Tento, tomado pelo terror e pela angústia, vislumbrar a cena. A horda de fanáticos, vestidos com a camisa da seleção brasileira e enrolados na bandeira nacional, depois de deixar atrás de si o rastro de destruição, chega diante do quadro de Di Cavalcanti. Insensíveis, não se comovem com o belo. Na tela, de tocante delicadeza, quatro mulheres aparecem em primeiro plano — ao fundo, ao longe, vê-se barcos a vela e a figura de pescadores reunidos na praia.
Uma das mulheres toca violão, uma segunda trata os peixes recém-pescados, as outras duas parecem conversar. Perto delas, dois pombos. O cenário, harmonioso e colorido – o verde das folhagens, o azul do céu, os entretons nas estampas dos vestidos —, passa uma atmosfera de calma e sossego.
Os bolsonaristas ensandecidos olham para a pintura e, ofuscados pela própria ignorância, embotados pela absoluta falta de conhecimento e sensibilidade, decidem profaná-la. Um deles (ou, talvez, alguns deles) saca(m) a faca, o punhal ou qualquer outro objeto perfurante, e desfere(m) golpes na tela, rasgando-a, esburacando-a, dilacerando-a. Não admitem a graciosidade, não sentem nenhuma empatia pelo belo, não se reconhecem em nada de sublime, obscurecidos que são pela estupidez, pela bestialidade e pelo ódio.

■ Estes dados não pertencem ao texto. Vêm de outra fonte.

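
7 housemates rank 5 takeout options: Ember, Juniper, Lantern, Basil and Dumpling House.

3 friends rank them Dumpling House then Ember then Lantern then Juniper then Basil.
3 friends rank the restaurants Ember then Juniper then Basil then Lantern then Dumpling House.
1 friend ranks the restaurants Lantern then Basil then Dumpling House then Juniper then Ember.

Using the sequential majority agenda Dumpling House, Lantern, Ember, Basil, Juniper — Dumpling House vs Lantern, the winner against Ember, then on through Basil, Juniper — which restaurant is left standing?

Ember

Round 1: Dumpling House vs Lantern — 3–4, Lantern advances.
Round 2: Lantern vs Ember — 1–6, Ember advances.
Round 3: Ember vs Basil — 6–1, Ember advances.
Round 4: Ember vs Juniper — 6–1, Ember advances.
The agenda winner is Ember.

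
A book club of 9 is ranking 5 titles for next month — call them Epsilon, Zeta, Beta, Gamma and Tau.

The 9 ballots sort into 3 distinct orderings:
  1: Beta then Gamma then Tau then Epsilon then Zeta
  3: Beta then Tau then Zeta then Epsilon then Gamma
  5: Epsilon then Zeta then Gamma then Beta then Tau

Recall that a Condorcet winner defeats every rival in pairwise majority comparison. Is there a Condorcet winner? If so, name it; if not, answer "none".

Pairwise majorities:
Epsilon vs Zeta: Epsilon preferred on 1+5 = 6 ballots; Epsilon wins 6–3.
Epsilon vs Beta: 5 for Epsilon, 4 for Beta — Epsilon by 5–4.
Epsilon vs Gamma: 3+5 = 8 for Epsilon, 1 for Gamma — Epsilon by 8–1.
Epsilon vs Tau: 5 to 4, Epsilon.
Zeta vs Beta: 5 for Zeta, 4 for Beta — Zeta by 5–4.
Zeta vs Gamma: 8 to 1, Zeta.
Zeta vs Tau: Zeta preferred on 5 ballots; Zeta wins 5–4.
Beta vs Gamma: 4 to 5, Gamma.
Beta vs Tau: Beta is ranked higher on 1+3+5 = 9 ballots, Tau on 0. Beta wins 9–0.
Gamma vs Tau: 6 to 3, Gamma.
Epsilon defeats every rival head-to-head and is the Condorcet winner.

Epsilon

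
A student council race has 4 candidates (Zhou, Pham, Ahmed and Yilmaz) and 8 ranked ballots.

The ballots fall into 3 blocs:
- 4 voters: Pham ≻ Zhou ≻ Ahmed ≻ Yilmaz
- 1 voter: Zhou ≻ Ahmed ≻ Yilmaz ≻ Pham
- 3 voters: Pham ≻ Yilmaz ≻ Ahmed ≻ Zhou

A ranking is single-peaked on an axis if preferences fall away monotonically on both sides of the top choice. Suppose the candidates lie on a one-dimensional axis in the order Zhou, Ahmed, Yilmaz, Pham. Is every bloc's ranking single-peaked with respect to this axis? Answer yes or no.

Axis positions: Zhou=1, Ahmed=2, Yilmaz=3, Pham=4.
Bloc 1: ranking walks positions 4-1-2-3; Zhou is ranked above Yilmaz even though Yilmaz lies between Zhou and the peak Pham on the axis — preferences dip and rise again. Not single-peaked.
Bloc 2 (peak Zhou at position 1): ranking walks positions 1-2-3-4, expanding outward from the peak — single-peaked.
Bloc 3 (peak Pham at position 4): ranking walks positions 4-3-2-1, expanding outward from the peak — single-peaked.
Bloc 1 violates single-peakedness, so the profile is not single-peaked on this axis.

no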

Para eles, a arte e a cultura, o primor e a inventividade, a suavidade e a imaginação, tudo que represente o talento e o engenho é ofensivo. Forjados à imagem e semelhança de seu falso e tosco messias, cevados como ele pela asneira e pela ira, nutridos pela rispidez e boçalidade, atacam, destroem, dizimam, arrasam, solapam tudo o que encontram pela frente. Não os chamo de vândalos, arruaceiros, baderneiros ou outros rótulos que se costumam atribuir a quem protesta contra as injustiças sociais. São facínoras, celerados, terroristas.
Nos últimos anos, artistas, escritores, atores, músicos, cineastas, todos aqueles que trabalham com afinco e dedicação no mundo da arte foram injuriados, agredidos, criminalizados. Não há ninguém, entre aqueles que apoiaram o obscurantismo bolsonarista, que possa querer se isentar da responsabilidade pela barbárie a que acabamos de assistir. Todos sabiam quem era o seu “mito”, defensor da tortura, do fuzilamento de adversários, do desrespeito às minorias.
A destruição do quadro de Di Cavalcanti é simbólica, mas apenas uma demonstração escandalosa da perversidade e da truculência de uma seita fundamentalista, um movimento extremista que cresceu com apoio de empresários, militares, formadores de opinião, líderes religiosos e oportunistas de toda espécie.
Não venham mais falar de polarização política, não ousem mais engendrar falsas equivalências, insinuar simetrias descabidas. É hora de cobrar satisfações de todos os que fizeram arminha com a mão, evocaram o mantra fascista “Deus, Pátria e Família”, questionaram a inviolabilidade das urnas, insuflaram a delinquência da turba de energúmenos.
É momento de chamar à razão a tal entidade chamada mercado. É o instante de punir, com rigor, as autoridades civis e militares que compactuaram — e continuam a compactuar — com a tentativa de institucionalização do caos. Cadeia para os golpistas.